Every line of gold in the ceiling blazed like fire, and the chandelier exploded in a shower of sparks and shards. The people below scattered into other rooms or cringed on the floor with their arms over their heads and their heads pressed to their knees.
I seized Carwyn’s hand again and ran down the stairs, one of my silver heels sliding in blood. Carwyn caught me when I tilted off balance, and we didn’t stop running. I wouldn’t have stopped even if I had broken my ankle: I knew this reckless rush was our only chance.
We were almost out, almost through the gold and glass doors. I could hear the slosh and patter that was the dancing water in the fountain outside.
Then I saw the waiter, the man I had first spotted in the ballroom and almost-not-quite recognized, the first sign I’d had that something was wrong, the sign I had let pass me by. He ran into our path, pointed at us, and shouted for the whole room to hear.
“That’s Ethan Stryker!”
I pushed Carwyn behind me, raising my sword, and shouted, “No, he’s not!”
It was the truth I had been holding back for weeks, and now it was a truth that would save us rather than damn us. It was a truth that nobody would believe.
“And who are you?” demanded the man. His eyes raked over my face and I waited in dread for the instant he would recognize me. I felt again that rush of contempt for these people who would commit murder in my name and did not even know my face.
Instead, behind me, a familiar and beloved voice spoke. I felt cold all over, as if a shadow had called on me and claimed me, as if the very darkness knew my name and could now swallow me up.
“That’s the Golden Thread in the Dark,” said my Aunt Leila. “That’s the face of the revolution. That’s who we fought to free, that’s who we came here to find. That is my niece, Lucie. Don’t you dare lay a hand on her.”
I had not seen her in so long. She looked just the same as she had in the Dark city, always wearing severe clothes and an even more severe expression. Her dark locks flowed in a sleek waterfall, not a hair out of place despite the chaos all around her. She wore the black and scarlet band knotted around her arm, like the others, like all the members of the sans-merci, and carried a knife in her hand. The blade was coated with blood, fresh and red, a few drops falling to the parquet floor as she gestured the man away from me.
After a moment’s hesitation, he stepped back.
“Nobody has suffered more due to the Light than Lucie,” said Aunt Leila. “Good news, my niece. We have taken the city. The rule of the Light Council is broken. You are free.” Her keen eyes surveyed me, from my gleaming dress to the sword and then to my face, pitiless as a searchlight. “Are you not going to thank me?”
Thank her, for bringing death to my door, for using my name for her own ends. I’d been wrong: the rebels were not using a girl they did not know.
Aunt Leila knew me, and she had used me anyway.
But I knew what to say to those who had power over me: whatever they wanted to hear. Aunt Leila had taught me that herself.
I could not help the slight pause before I forced out, “Thank you. Aunt Leila, can we . . . can we go? I want to tell my father the good news.”
Aunt Leila was silent for a long time: she had to consider it. She seemed very reluctant to let me leave. Her sharp gaze moved over to Carwyn, and I saw cool speculation there that made my fingers tighten reflexively on Carwyn’s hand.
I loved her. I had loved her all my life, and she had always been loyal to me, had never lied to me, had taught me how to survive and how to save my father. I loved her, and I did not love Carwyn.
I looked at the blood on my aunt’s knife, and I held on to him as if he was the most precious thing I had, the last thing I had, in all the world.
Aunt Leila looked torn. Her eyes searched mine, and I stared defiantly back. She seemed disturbed, I thought, as if after all this time she had thought I would still be the child who performed on her command, as if she had not been prepared for the flesh-and-blood reality of me at all.

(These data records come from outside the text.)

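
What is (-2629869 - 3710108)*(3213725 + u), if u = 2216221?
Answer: -34425732751242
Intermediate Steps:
(-2629869 - 3710108)*(3213725 + u) = (-2629869 - 3710108)*(3213725 + 2216221) = -6339977*5429946 = -34425732751242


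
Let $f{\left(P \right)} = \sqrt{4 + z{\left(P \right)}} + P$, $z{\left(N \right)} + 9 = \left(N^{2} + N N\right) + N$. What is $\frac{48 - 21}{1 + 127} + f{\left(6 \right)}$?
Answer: $\frac{795}{128} + \sqrt{73} \approx 14.755$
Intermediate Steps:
$z{\left(N \right)} = -9 + N + 2 N^{2}$ ($z{\left(N \right)} = -9 + \left(\left(N^{2} + N N\right) + N\right) = -9 + \left(\left(N^{2} + N^{2}\right) + N\right) = -9 + \left(2 N^{2} + N\right) = -9 + \left(N + 2 N^{2}\right) = -9 + N + 2 N^{2}$)
$f{\left(P \right)} = P + \sqrt{-5 + P + 2 P^{2}}$ ($f{\left(P \right)} = \sqrt{4 + \left(-9 + P + 2 P^{2}\right)} + P = \sqrt{-5 + P + 2 P^{2}} + P = P + \sqrt{-5 + P + 2 P^{2}}$)
$\frac{48 - 21}{1 + 127} + f{\left(6 \right)} = \frac{48 - 21}{1 + 127} + \left(6 + \sqrt{-5 + 6 + 2 \cdot 6^{2}}\right) = \frac{48 - 21}{128} + \left(6 + \sqrt{-5 + 6 + 2 \cdot 36}\right) = 27 \cdot \frac{1}{128} + \left(6 + \sqrt{-5 + 6 + 72}\right) = \frac{27}{128} + \left(6 + \sqrt{73}\right) = \frac{795}{128} + \sqrt{73}$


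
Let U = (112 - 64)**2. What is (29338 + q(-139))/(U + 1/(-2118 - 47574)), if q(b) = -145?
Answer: 1450658556/114490367 ≈ 12.671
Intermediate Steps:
U = 2304 (U = 48**2 = 2304)
(29338 + q(-139))/(U + 1/(-2118 - 47574)) = (29338 - 145)/(2304 + 1/(-2118 - 47574)) = 29193/(2304 + 1/(-49692)) = 29193/(2304 - 1/49692) = 29193/(114490367/49692) = 29193*(49692/114490367) = 1450658556/114490367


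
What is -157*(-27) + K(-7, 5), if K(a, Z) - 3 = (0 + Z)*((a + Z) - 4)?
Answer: 4212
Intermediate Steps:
K(a, Z) = 3 + Z*(-4 + Z + a) (K(a, Z) = 3 + (0 + Z)*((a + Z) - 4) = 3 + Z*((Z + a) - 4) = 3 + Z*(-4 + Z + a))
-157*(-27) + K(-7, 5) = -157*(-27) + (3 + 5² - 4*5 + 5*(-7)) = 4239 + (3 + 25 - 20 - 35) = 4239 - 27 = 4212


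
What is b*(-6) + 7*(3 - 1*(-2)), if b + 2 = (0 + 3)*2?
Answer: 11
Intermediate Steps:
b = 4 (b = -2 + (0 + 3)*2 = -2 + 3*2 = -2 + 6 = 4)
b*(-6) + 7*(3 - 1*(-2)) = 4*(-6) + 7*(3 - 1*(-2)) = -24 + 7*(3 + 2) = -24 + 7*5 = -24 + 35 = 11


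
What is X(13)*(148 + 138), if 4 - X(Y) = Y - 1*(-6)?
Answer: -4290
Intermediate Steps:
X(Y) = -2 - Y (X(Y) = 4 - (Y - 1*(-6)) = 4 - (Y + 6) = 4 - (6 + Y) = 4 + (-6 - Y) = -2 - Y)
X(13)*(148 + 138) = (-2 - 1*13)*(148 + 138) = (-2 - 13)*286 = -15*286 = -4290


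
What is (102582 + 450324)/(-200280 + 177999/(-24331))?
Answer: -1494750654/541465631 ≈ -2.7606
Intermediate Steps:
(102582 + 450324)/(-200280 + 177999/(-24331)) = 552906/(-200280 + 177999*(-1/24331)) = 552906/(-200280 - 177999/24331) = 552906/(-4873190679/24331) = 552906*(-24331/4873190679) = -1494750654/541465631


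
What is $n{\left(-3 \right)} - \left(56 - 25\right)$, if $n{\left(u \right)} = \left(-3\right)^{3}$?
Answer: $-58$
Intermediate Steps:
$n{\left(u \right)} = -27$
$n{\left(-3 \right)} - \left(56 - 25\right) = -27 - \left(56 - 25\right) = -27 - 31 = -58$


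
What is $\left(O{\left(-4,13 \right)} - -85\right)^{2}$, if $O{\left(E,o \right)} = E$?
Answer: $6561$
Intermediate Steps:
$\left(O{\left(-4,13 \right)} - -85\right)^{2} = \left(-4 - -85\right)^{2} = \left(-4 + 85\right)^{2} = 81^{2} = 6561$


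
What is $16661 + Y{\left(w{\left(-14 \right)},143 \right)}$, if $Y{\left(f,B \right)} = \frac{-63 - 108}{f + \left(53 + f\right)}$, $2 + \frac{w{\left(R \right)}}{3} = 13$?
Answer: $\frac{1982488}{119} \approx 16660.0$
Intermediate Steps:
$w{\left(R \right)} = 33$ ($w{\left(R \right)} = -6 + 3 \cdot 13 = -6 + 39 = 33$)
$Y{\left(f,B \right)} = - \frac{171}{53 + 2 f}$
$16661 + Y{\left(w{\left(-14 \right)},143 \right)} = 16661 - \frac{171}{53 + 2 \cdot 33} = 16661 - \frac{171}{53 + 66} = 16661 - \frac{171}{119} = \frac{1982488}{119}$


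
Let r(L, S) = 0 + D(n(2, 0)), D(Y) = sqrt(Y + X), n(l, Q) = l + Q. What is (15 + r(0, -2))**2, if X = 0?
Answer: (15 + sqrt(2))**2 ≈ 269.43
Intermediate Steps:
n(l, Q) = Q + l
D(Y) = sqrt(Y) (D(Y) = sqrt(Y + 0) = sqrt(Y))
r(L, S) = sqrt(2) (r(L, S) = 0 + sqrt(0 + 2) = 0 + sqrt(2) = sqrt(2))
(15 + r(0, -2))**2 = (15 + sqrt(2))**2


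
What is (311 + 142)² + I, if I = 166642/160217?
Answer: 32878136995/160217 ≈ 2.0521e+5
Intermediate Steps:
I = 166642/160217 (I = 166642*(1/160217) = 166642/160217 ≈ 1.0401)
(311 + 142)² + I = (311 + 142)² + 166642/160217 = 453² + 166642/160217 = 205209 + 166642/160217 = 32878136995/160217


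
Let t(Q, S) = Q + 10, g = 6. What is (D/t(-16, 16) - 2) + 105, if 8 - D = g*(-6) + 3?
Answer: 577/6 ≈ 96.167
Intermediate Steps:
D = 41 (D = 8 - (6*(-6) + 3) = 8 - (-36 + 3) = 8 - 1*(-33) = 8 + 33 = 41)
t(Q, S) = 10 + Q
(D/t(-16, 16) - 2) + 105 = (41/(10 - 16) - 2) + 105 = (41/(-6) - 2) + 105 = (41*(-1/6) - 2) + 105 = (-41/6 - 2) + 105 = -53/6 + 105 = 577/6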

She had clearly not expected me to fight her, and perhaps was not prepared to fight with me.
“There is a great deal to be done here, and you will not be needed on this bloody night. You can go, if you must,” Aunt Leila said slowly, and I saw the others fall back at her words.
I should have realized it from the first moment, when she had spoken and the others obeyed. I looked at her, and the strange, painful thing was not that I felt like I didn’t recognize her but that I did. It made perfect sense: my Aunt Leila, brilliant with a blade and better with words, able to kill as she had always been able to do everything. Not only one of the revolutionaries, but one of their leaders.